Port-au-Prince, août 2025 — La tragédie se répète avec une régularité macabre. Des milliers de familles de Solino, Nazon, Delmas 30 et d’autres quartiers martyrisés rentrent, malgré elles, dans leurs maisons détruites. Elles obéissent non pas à un appel de l’État absent, complice ou impuissant mais à l’ordre cynique d’un chef criminel, Jimmy Chérisier, alias Barbecue. L’homme qui a réduit ces quartiers à l’état de cendres se transforme soudain en « guide du retour ». Ironie suprême : le bourreau se fait sauveur.
Des garanties ? Zéro.
Aucune garantie de sécurité n’a été donnée. Qui peut croire un instant qu’un criminel qui a violé, tué, incendié, racketté, se transforme miraculeusement en protecteur ? Comme le souligne Edwin Paraison, il ne s’agit nullement d’un geste humanitaire, mais d’une manœuvre stratégique : gagner une légitimité politique, utiliser les civils comme boucliers humains, préparer des négociations en coulisses. La « garantie » repose sur la parole d’un bandit, pendant que l’État, censé protéger ses citoyens se tait.
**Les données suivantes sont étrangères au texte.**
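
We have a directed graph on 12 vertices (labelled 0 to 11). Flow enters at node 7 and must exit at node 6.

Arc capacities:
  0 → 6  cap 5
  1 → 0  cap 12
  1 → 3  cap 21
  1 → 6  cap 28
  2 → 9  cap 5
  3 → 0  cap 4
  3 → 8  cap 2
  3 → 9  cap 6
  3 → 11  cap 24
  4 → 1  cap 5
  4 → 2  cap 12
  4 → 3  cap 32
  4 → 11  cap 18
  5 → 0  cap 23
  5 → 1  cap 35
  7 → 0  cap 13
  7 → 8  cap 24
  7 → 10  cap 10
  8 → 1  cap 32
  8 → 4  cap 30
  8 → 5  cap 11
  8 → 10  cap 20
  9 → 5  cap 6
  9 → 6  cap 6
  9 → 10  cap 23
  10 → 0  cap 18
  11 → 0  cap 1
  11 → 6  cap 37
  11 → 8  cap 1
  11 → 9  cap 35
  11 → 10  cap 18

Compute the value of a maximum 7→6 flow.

Maximum flow value: 29

augment #1: 7→0→6 bottleneck 5, total now 5
augment #2: 7→8→1→6 bottleneck 24, total now 29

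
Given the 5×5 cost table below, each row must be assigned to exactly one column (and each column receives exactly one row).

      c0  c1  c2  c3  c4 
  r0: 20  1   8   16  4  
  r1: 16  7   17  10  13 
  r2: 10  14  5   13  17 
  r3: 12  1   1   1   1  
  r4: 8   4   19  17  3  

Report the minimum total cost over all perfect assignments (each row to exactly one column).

one of 3 optimal assignments: row0→col1 (cost 1), row1→col3 (cost 10), row2→col0 (cost 10), row3→col2 (cost 1), row4→col4 (cost 3)
total = 1 + 10 + 10 + 1 + 3 = 25

Minimum assignment cost: 25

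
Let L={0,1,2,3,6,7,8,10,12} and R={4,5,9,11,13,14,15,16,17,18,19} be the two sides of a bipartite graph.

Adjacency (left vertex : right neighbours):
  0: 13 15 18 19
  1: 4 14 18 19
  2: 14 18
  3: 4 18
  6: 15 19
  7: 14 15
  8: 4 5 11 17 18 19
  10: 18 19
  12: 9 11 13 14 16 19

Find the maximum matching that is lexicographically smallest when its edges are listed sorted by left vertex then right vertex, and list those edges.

|M| = 8 (so the lex-smallest maximum matching has 8 edges)
process left vertices in ascending order; for each, take the smallest-labelled available neighbour that still permits 8 edges overall, or leave it unmatched if none does
lex-smallest matching: {0-13, 1-4, 2-14, 3-18, 6-15, 8-5, 10-19, 12-9}

Lex-smallest maximum matching: {(0,13), (1,4), (2,14), (3,18), (6,15), (8,5), (10,19), (12,9)}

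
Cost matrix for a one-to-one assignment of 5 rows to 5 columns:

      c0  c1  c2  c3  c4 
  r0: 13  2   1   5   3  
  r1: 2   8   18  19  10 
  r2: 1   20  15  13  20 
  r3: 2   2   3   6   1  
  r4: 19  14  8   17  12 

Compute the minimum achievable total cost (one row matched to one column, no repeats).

Minimum assignment cost: 23

optimal assignment: row0→col3 (cost 5), row1→col1 (cost 8), row2→col0 (cost 1), row3→col4 (cost 1), row4→col2 (cost 8)
total = 5 + 8 + 1 + 1 + 8 = 23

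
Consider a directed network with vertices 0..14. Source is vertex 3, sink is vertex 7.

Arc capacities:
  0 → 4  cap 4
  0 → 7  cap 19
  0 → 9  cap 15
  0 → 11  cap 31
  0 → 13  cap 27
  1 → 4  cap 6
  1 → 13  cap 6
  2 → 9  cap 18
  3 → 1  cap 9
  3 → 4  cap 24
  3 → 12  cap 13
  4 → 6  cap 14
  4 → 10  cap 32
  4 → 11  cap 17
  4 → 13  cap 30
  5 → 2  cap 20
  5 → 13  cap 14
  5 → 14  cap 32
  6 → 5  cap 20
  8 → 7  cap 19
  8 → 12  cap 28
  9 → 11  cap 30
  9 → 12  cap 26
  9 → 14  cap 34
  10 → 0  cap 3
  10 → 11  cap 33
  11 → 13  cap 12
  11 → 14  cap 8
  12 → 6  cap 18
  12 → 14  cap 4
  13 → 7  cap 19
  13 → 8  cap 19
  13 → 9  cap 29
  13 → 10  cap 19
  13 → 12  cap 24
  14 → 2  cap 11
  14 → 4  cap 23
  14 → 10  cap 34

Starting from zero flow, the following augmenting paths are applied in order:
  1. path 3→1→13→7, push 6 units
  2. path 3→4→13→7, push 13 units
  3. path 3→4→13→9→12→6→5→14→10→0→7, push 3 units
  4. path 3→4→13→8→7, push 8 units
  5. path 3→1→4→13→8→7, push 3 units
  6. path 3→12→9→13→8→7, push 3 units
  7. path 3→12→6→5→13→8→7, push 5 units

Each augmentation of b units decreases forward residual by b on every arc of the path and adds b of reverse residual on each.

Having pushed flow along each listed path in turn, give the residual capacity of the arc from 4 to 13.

Residual capacity of (4,13): 3

after path 1 (3→1→13→7, push 6): res(4,13)=30
after path 2 (3→4→13→7, push 13): res(4,13)=17
after path 3 (3→4→13→9→12→6→5→14→10→0→7, push 3): res(4,13)=14
after path 4 (3→4→13→8→7, push 8): res(4,13)=6
after path 5 (3→1→4→13→8→7, push 3): res(4,13)=3
after path 6 (3→12→9→13→8→7, push 3): res(4,13)=3
after path 7 (3→12→6→5→13→8→7, push 5): res(4,13)=3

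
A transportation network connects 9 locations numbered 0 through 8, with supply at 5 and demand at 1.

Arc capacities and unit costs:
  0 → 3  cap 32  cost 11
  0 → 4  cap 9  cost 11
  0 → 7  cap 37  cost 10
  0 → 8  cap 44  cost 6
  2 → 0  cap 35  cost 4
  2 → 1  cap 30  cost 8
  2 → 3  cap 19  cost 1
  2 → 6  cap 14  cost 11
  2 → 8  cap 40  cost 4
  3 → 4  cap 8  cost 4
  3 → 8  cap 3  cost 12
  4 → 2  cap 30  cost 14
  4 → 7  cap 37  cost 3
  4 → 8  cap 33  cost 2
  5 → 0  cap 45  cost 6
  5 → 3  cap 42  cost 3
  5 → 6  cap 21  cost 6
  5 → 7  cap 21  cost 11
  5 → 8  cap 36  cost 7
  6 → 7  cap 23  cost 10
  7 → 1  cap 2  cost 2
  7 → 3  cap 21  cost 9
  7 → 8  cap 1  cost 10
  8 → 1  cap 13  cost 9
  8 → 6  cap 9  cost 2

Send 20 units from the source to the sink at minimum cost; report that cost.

shortest-cost path #1: 5→3→4→7→1 push 2 @ unit cost 12 (adds 24)
shortest-cost path #2: 5→8→1 push 13 @ unit cost 16 (adds 208)
shortest-cost path #3: 5→3→4→2→1 push 5 @ unit cost 29 (adds 145)
total cost = 377

Minimum cost for 20 units: 377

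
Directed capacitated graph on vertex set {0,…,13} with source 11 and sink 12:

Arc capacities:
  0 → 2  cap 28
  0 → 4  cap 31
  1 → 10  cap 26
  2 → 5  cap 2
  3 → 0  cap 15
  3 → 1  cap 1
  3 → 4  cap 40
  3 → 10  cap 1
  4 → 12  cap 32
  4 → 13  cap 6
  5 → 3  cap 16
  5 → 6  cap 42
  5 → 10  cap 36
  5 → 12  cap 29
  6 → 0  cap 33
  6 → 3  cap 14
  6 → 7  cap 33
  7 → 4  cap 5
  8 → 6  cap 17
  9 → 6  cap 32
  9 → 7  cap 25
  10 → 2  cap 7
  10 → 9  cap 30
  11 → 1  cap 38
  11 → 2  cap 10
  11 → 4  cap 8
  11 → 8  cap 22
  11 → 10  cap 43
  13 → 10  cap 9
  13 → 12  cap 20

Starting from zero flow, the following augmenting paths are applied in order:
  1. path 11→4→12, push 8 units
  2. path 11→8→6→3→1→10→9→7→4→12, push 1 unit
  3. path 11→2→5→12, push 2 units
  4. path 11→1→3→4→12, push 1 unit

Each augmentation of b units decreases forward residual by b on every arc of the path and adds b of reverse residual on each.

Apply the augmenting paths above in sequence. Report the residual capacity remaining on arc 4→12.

after path 1 (11→4→12, push 8): res(4,12)=24
after path 2 (11→8→6→3→1→10→9→7→4→12, push 1): res(4,12)=23
after path 3 (11→2→5→12, push 2): res(4,12)=23
after path 4 (11→1→3→4→12, push 1): res(4,12)=22

Residual capacity of (4,12): 22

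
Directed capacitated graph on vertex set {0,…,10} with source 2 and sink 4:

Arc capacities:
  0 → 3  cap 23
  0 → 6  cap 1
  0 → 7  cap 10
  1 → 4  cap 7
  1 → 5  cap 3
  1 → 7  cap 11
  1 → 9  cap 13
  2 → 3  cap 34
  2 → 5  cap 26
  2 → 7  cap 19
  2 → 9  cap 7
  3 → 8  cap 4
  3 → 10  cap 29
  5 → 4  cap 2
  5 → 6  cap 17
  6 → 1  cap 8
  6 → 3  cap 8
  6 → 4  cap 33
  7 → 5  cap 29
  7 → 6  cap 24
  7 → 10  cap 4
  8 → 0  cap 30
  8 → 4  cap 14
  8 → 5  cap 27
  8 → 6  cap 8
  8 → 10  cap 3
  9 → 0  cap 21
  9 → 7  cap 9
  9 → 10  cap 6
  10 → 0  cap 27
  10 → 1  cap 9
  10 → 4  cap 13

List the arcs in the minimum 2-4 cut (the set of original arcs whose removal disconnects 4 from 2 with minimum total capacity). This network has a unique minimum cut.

augment #1: 2→5→4 push 2
augment #2: 2→3→8→4 push 4
augment #3: 2→3→10→4 push 13
augment #4: 2→5→6→4 push 17
augment #5: 2→7→6→4 push 16
augment #6: 2→3→10→1→4 push 7
max flow = 59; residual-reachable set from 2 gives S-side
cut edges (S→T): {(1,4), (3,8), (5,4), (6,4), (10,4)} total cap 59

Min-cut arcs: {(1,4), (3,8), (5,4), (6,4), (10,4)} (total capacity 59)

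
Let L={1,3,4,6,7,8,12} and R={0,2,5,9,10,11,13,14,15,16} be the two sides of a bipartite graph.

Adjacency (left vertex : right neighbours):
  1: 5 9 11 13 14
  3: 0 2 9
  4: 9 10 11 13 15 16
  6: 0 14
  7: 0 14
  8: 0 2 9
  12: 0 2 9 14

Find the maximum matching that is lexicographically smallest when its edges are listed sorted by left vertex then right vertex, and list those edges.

Lex-smallest maximum matching: {(1,5), (3,0), (4,10), (6,14), (8,2), (12,9)}

|M| = 6 (so the lex-smallest maximum matching has 6 edges)
process left vertices in ascending order; for each, take the smallest-labelled available neighbour that still permits 6 edges overall, or leave it unmatched if none does
lex-smallest matching: {1-5, 3-0, 4-10, 6-14, 8-2, 12-9}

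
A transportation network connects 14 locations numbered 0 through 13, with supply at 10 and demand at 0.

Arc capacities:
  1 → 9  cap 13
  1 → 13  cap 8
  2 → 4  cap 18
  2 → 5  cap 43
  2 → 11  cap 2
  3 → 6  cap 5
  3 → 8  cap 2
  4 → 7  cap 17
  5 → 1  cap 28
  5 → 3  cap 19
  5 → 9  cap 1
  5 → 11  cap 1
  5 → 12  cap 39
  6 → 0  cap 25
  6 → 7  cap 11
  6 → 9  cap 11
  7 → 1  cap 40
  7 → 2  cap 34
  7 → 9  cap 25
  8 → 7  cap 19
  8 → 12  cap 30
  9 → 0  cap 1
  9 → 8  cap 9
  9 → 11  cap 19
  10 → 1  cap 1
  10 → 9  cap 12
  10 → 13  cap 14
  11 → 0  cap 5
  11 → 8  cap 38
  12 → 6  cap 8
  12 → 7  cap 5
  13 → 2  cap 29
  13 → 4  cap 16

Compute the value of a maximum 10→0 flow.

Maximum flow value: 19

augment #1: 10→9→0 bottleneck 1, total now 1
augment #2: 10→9→11→0 bottleneck 5, total now 6
augment #3: 10→9→8→12→6→0 bottleneck 6, total now 12
augment #4: 10→1→9→8→12→6→0 bottleneck 1, total now 13
augment #5: 10→13→2→5→3→6→0 bottleneck 5, total now 18
augment #6: 10→13→2→5→12→6→0 bottleneck 1, total now 19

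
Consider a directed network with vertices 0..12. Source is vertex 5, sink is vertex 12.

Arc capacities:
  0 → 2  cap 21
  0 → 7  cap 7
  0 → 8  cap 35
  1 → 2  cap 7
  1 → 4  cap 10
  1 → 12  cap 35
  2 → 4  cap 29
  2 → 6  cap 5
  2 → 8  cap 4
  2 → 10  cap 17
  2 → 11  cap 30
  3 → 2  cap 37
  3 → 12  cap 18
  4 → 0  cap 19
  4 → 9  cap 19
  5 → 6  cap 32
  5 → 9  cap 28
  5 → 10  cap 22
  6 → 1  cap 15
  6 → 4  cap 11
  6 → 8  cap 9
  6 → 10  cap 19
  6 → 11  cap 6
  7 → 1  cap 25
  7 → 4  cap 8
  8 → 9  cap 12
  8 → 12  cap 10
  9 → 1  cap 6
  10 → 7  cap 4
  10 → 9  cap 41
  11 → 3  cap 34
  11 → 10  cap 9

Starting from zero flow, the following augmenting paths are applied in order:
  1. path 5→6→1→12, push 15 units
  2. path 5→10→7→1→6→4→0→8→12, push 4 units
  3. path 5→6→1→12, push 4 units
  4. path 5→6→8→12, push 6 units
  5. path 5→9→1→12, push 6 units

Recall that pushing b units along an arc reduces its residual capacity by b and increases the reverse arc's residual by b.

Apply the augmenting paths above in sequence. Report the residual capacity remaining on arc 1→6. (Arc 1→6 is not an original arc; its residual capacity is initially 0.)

Residual capacity of (1,6): 15

after path 1 (5→6→1→12, push 15): res(1,6)=15
after path 2 (5→10→7→1→6→4→0→8→12, push 4): res(1,6)=11
after path 3 (5→6→1→12, push 4): res(1,6)=15
after path 4 (5→6→8→12, push 6): res(1,6)=15
after path 5 (5→9→1→12, push 6): res(1,6)=15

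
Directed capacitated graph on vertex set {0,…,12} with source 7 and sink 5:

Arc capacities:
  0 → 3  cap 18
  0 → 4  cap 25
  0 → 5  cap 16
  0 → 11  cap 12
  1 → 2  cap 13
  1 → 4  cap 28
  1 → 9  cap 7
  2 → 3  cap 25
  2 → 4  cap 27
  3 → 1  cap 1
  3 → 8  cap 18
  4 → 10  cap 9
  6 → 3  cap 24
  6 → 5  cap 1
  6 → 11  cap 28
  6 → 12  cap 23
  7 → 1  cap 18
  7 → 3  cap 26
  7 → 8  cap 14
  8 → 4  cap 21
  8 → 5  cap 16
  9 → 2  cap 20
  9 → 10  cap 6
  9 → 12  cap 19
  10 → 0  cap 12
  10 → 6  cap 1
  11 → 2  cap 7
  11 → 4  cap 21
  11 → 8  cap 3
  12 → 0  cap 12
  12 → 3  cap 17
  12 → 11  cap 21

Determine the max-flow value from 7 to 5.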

Cohabiter avec ses bourreaux ?
Faut-il oser parler de « cohabitation » entre civils et gangs ? C’est une absurdité. Cohabiter signifierait partager un espace sur des règles communes. Ici, les règles sont dictées par la peur et les armes. Ashley Laraque a raison : Barbecue se positionne en interlocuteur, mais personne ne parle de réparer les pertes de ces familles. Sans justice, sans réparation, sans dignité, la cohabitation n’est rien d’autre qu’une soumission forcée, un esclavage moderne imposé par les kalachnikovs.
L’État : grand absent, grand coupable
Jocelerme Privert l’a rappelé : seule une force publique digne de ce nom peut restaurer la sécurité. Mais où est-elle ? La police, découragée et sous-équipée, peine à exister. Les autorités, plus préoccupées par leurs privilèges, regardent ailleurs. Pendant ce temps, les victimes sont poussées à regagner des maisons calcinées, des rues sans lumière, des quartiers livrés à la loi des armes. L’État a trahi son devoir fondamental : protéger la vie.
Et les victimes ?
Ce sont elles qui portent toutes les cicatrices : leurs biens, leurs papiers, leurs souvenirs engloutis. Elles rentrent comme des brebis perdues dans des ruines qui rappellent la brutalité de leurs bourreaux. Comment guérir ces plaies ? Il faudrait une justice implacable, une politique de réparation, une véritable reconstruction urbaine. Rien de cela n’existe. Les victimes sont abandonnées, condamnées à la misère et au silence, tandis que leurs bourreaux jouissent d’une impunité arrogante.
La vérité crue
Le retour des déplacés n’est pas une victoire, c’est une défaite supplémentaire. C’est le signe que les criminels dictent la vie nationale, que l’État est en faillite, et que les victimes n’ont d’autre choix que de se soumettre. Chaque fois, c’est le même cycle : massacre, déplacement, retour forcé, silence politique. La boucle infernale se referme, et avec elle s’enfonce le peuple dans un abîme de douleur et d’abandon.